Personal information
- Full name: Roman Aleksandrovich Konstantinov
- Nationality: Russia
- Born: 15 August 1983 (age 42) Belovo, Kemerovo Oblast, Russian SFSR
- Height: 1.77 m (5 ft 9+1⁄2 in)
- Weight: 94 kg (207 lb)

Sport
- Sport: Weightlifting
- Event: 94 kg

Medal record
Men's weightlifting
Representing Russia
World Championships
| Gold medal – first place | 2007 Chiang Mai | 94 kg |
| Silver medal – second place | 2009 Goyang | 105 kg |
| Bronze medal – third place | 2006 Santo Domingo | 94 kg |
European Championships
| Silver medal – second place | 2007 Strasbourg | 94 kg |

= Roman Konstantinov =

Russian weightlifter (born 1983)

Roman Aleksandrovich Konstantinov (Роман Александрович Константинов; born August 15, 1983, in Belovo, Kemerovo Oblast) is a Russian weightlifter. He won the bronze medal for the 94 kg class at the 2006 World Weightlifting Championships in Santo Domingo, Dominican Republic, and eventually claimed his first ever career title at the 2007 World Weightlifting Championships in Chiang Mai, Thailand, with a total of 397 kg. He also added a silver medal to his collection from the 2007 European Weightlifting Championships in Strasbourg, France.

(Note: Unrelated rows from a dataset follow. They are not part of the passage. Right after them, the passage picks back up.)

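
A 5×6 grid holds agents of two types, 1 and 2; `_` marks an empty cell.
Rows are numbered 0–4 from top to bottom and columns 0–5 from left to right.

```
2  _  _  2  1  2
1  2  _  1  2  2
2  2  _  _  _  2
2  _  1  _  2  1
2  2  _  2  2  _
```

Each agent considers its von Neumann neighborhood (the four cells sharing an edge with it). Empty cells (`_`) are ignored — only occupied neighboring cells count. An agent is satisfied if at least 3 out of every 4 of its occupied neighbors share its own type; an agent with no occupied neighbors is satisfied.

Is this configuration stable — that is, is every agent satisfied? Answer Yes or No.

(0,0)2 0/1 not
(0,3)2 0/2 not
(0,4)1 0/3 not
(0,5)2 1/2 not
(1,0)1 0/3 not
(1,1)2 1/2 not
(1,3)1 0/2 not
(1,4)2 1/3 not
(1,5)2 3/3 satisfied
(2,0)2 2/3 not
(2,1)2 2/2 satisfied
(2,5)2 1/2 not
(3,0)2 2/2 satisfied
(3,2)1 0/0 satisfied
(3,4)2 1/2 not
(3,5)1 0/2 not
(4,0)2 2/2 satisfied
(4,1)2 1/1 satisfied
(4,3)2 1/1 satisfied
(4,4)2 2/2 satisfied
For instance (0,0) has only 0/1 same-type neighbors, below 3/4.

No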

Konstantinov represented Russia at the 2008 Summer Olympics in Beijing, where he competed for the men's middle heavyweight category (94 kg), against several top-class weightlifters, including his teammate Khadzhimurat Akkayev, Kazakhstan's Ilya Ilin, and three-time Olympians Nizami Pashayev of Azerbaijan and Szymon Kołecki of Poland. Konstantinov placed eighth in this event, as he successfully lifted 175 kg in the single-motion snatch, and hoisted 212 kg in the two-part, shoulder-to-overhead clean and jerk, for a total of 387 kg.